In questo freddo venerdì di dicembre 2012 sono in macchina pronta per partire e la radio trasmette “A muso duro”.
A dieci anni dalla scomparsa di Pierangelo Bertoli nasce una versione di questa canzone (molto frequente tra i palinsesti radiofonici) che ha chiuso il concerto ‘Italia loves Emilia’ tenutosi il 22 settembre a Campovolo.
Alberto Bertoli e Renato Franchi (con la sua Orchestrina del suonatore Jones) sono i protagonisti di un doppio evento-tributo a Pierangelo Bertoli: una conferenza con gli studenti alla mattina e un concerto la sera. Incontro ambientato in una sala consiliare dove l’acustica è quasi ridondante, tuttavia le parole e la musica coinvolgono gli studenti con un’attenzione silenziosa e bramante. Questa volta dietro la cattedra non c’è un professore, ma un ragazzo che vuole condividere la sua eredità musicale e culturale per non far dimenticare l’enorme ricchezza che Pierangelo Bertoli ha lasciato alla musica italiana.
Alberto introduce le canzoni di suo padre ripercorrendo la vita di un uomo e di un cantautore con spiegazioni chiare e immediate, evidenziando un’ artista che non aveva paura di esprimere quello che sentiva.
I testi di Pierangelo Bertoli raccontano di sé e raccolgono la voce della gente, trasmettendo la necessità di vivere la propria vita senza compromessi e prevedendo anche una successione di eventi nazionali (Italia d’oro). Ci sono canzoni di Pierangelo ancora molto attuali, intrise di speranza (Eppure soffia) ed estrema coerenza (A muso duro).
Alberto porta avanti le ideologie di suo padre condividendone il modo di essere genuino e semplice. Lui non è solo un figlio d’arte perché la musica ce l’ha davvero in circolo.
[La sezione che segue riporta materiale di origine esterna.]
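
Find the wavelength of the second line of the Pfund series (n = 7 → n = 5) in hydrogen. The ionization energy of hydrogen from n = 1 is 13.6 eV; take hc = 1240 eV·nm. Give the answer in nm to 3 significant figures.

The Pfund series terminates on n_f = 5; the second line has n_i = 5+2 = 7.
ΔE = 13.60 × (1/5² − 1/7²) = 0.2664 eV.
λ = 1240 / 0.2664 = 4650 nm.

4650 nm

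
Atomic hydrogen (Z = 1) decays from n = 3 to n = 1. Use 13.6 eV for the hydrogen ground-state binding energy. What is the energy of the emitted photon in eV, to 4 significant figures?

E_3 = −13.60/9 = −1.511 eV and E_1 = −13.60/1 = −13.60 eV.
The photon energy is |E_3 − E_1| = 12.09 eV.

12.09 eV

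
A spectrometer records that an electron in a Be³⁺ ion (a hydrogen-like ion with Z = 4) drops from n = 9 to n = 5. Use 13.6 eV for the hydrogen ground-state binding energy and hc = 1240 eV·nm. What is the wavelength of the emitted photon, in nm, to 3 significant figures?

206 nm

For Z = 4 the level energies scale as Z², so the effective Rydberg energy is 13.6 × 16 = 217.6 eV.
ΔE = 217.6 × (1/5² − 1/9²) = 217.6 × 0.02765 = 6.018 eV.
λ = hc/ΔE = 1240 / 6.018 = 206 nm.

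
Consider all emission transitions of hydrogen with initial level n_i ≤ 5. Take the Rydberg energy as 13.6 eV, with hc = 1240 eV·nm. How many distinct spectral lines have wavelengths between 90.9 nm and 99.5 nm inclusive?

2

Enumerate all n_i → n_f pairs with 1 ≤ n_f < n_i ≤ 5 and compute λ = 1240 / [13.6·1·(1/n_f² − 1/n_i²)].
Lines falling in [90.9, 99.5] nm: 5→1 (94.98 nm), 4→1 (97.25 nm).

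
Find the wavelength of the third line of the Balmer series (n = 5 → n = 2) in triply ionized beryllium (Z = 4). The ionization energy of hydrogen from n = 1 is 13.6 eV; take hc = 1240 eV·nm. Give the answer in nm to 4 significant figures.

27.14 nm

The Balmer series terminates on n_f = 2; the third line has n_i = 2+3 = 5.
ΔE = 217.6 × (1/2² − 1/5²) = 45.70 eV.
λ = 1240 / 45.70 = 27.14 nm.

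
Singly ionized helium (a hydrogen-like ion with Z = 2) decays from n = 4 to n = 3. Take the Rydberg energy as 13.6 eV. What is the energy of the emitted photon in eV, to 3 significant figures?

The Bohr energies scale as Z², so for Z = 2: E_n = −54.40/n² eV.
E_4 = −54.40/16 = −3.400 eV and E_3 = −54.40/9 = −6.044 eV.
The photon energy is |E_4 − E_3| = 2.64 eV.

2.64 eV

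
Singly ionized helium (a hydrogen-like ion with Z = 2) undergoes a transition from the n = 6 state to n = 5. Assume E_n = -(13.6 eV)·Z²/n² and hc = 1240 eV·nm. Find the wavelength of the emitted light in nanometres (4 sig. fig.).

For Z = 2 the level energies scale as Z², so the effective Rydberg energy is 13.6 × 4 = 54.40 eV.
ΔE = 54.40 × (1/5² − 1/6²) = 54.40 × 0.01222 = 0.6649 eV.
λ = hc/ΔE = 1240 / 0.6649 = 1865 nm.

1865 nm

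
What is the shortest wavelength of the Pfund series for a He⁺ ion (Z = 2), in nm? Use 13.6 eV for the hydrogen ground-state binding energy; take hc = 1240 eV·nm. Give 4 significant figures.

569.9 nm

The Pfund series has lower level n_f = 5; the series limit corresponds to n_i → ∞.
ΔE_max = 13.6 × 4 / 5² = 2.176 eV.
λ_min = 1240 / 2.176 = 569.9 nm.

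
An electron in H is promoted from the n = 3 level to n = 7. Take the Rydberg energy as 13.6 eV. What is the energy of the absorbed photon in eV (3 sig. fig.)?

1.23 eV

E_7 = −13.60/49 = −0.2776 eV and E_3 = −13.60/9 = −1.511 eV.
The photon energy is |E_7 − E_3| = 1.23 eV.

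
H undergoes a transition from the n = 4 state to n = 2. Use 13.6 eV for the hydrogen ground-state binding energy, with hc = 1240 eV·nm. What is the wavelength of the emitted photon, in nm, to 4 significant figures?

486.3 nm

ΔE = 13.60 × (1/2² − 1/4²) = 13.60 × 0.1875 = 2.550 eV.
λ = hc/ΔE = 1240 / 2.550 = 486.3 nm.
This line belongs to the Balmer series.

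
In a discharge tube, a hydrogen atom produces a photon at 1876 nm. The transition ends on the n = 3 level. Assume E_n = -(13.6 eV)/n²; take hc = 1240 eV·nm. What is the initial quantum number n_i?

The photon energy is ΔE = hc/λ = 1240 / 1876 = 0.6610 eV.
With Z = 1, ΔE = 13.60 × (1/n_f² − 1/n_i²), so 1/n_f² − 1/n_i² = 0.04860.
With n_f = 3: 1/n_i² = 1/9 − 0.04860 = 0.06251, so n_i ≈ 4.00.

n_i = 4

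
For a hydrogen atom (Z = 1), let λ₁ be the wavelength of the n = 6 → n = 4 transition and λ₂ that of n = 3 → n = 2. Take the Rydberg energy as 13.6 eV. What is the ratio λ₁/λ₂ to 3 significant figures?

λ ∝ 1/ΔE ∝ 1/(1/n_f² − 1/n_i²), and the Z² and hc factors cancel in the ratio.
λ₁/λ₂ = (1/2² − 1/3²)/(1/4² − 1/6²) = 0.1389/0.03472 = 4.00.

4.00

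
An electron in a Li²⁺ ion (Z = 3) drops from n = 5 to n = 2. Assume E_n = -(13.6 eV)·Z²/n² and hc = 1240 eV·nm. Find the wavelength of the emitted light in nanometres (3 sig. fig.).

For Z = 3 the level energies scale as Z², so the effective Rydberg energy is 13.6 × 9 = 122.4 eV.
ΔE = 122.4 × (1/2² − 1/5²) = 122.4 × 0.2100 = 25.70 eV.
λ = hc/ΔE = 1240 / 25.70 = 48.2 nm.

48.2 nm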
Il forte legame con suo padre è evidente anche nella canzone “E così sei con me”, che il cantautore ha presentato alle selezioni per Sanremo 2013, senza essere ammesso.
ascolta “E così sei con me” »»»
Forse la canzone giusta sul palco sbagliato?
Alberto che da grande vuole fare il cantante e che in realtà lo è già adesso e gli riesce anche molto bene, non è uno di quegli artisti ‘preconfezionati’ che li puoi gustare giusto il tempo di un concerto: Lui ti trasmette qualcosa che va ben oltre tutto il bagaglio che ha, perché sa stare bene su un palco colmando pienamente gli spazi anche quando è da solo con la sua chitarra, perché Alberto è “tanta roba” e il pubblico è suo complice, e lui lo vive fino a coinvolgerlo oltrepassando di gran lunga il tempo a disposizione per il live (tre ore e mezza di concerto).
Non ricordo esattamente qual è stata la prima volta che ascoltai una canzone di suo padre, e a quindici anni, quando lo intervistai per una piccola emittente radiofonica, già canticchiavo le sue canzoni.
Dopo l’esibizione entrai nel suo camerino e ricordo ancora il suo “Allora Maya, ti è piaciuto il concerto?” e da lì un fiume di parole sulla musica e sulla vita, trovandomi immersa in una chiacchierata con un uomo che sapeva ascoltare chiunque, senza pregiudizi.
Nonostante la mia giovane età, era riuscito a trasmettermi le sue intenzioni riguardo l’aspetto civile e sociale del mondo. Anche se ancora non avevo la malizia e l’esperienza di una donna, lui riuscì a esaltare con semplicità e umiltà il senso più profondo della vita.
Mi consigliava di affrontare gli eventi imprevisti come uno sviluppo della persona e non come un limite imposto, senza difendersi dalle persone e dalle esperienze creando uno schermo, ma inebriandosi con esse per arricchirsi e crescere.
Un calore umano che ti coinvolgeva e avvolgeva come un abbraccio protettivo, quasi da togliere il fiato.
Così un’ intervista passa al fuori onda trasformandosi in una lezione di vita che ho custodito gelosamente in un cassetto per più di vent’anni.
Quando ho conosciuto Alberto, a tratti ho avuto la sensazione di portare avanti la chiacchierata con suo padre, sentendomi sbalzare indietro nel tempo, ma allo stesso modo proiettata razionalmente in una realtà dove pragmatismo e carisma sono continuità generazionale.
E’ vero che ogni tempo ha i suoi riferimenti musicali, ma le canzoni d’ autore non muoiono mai.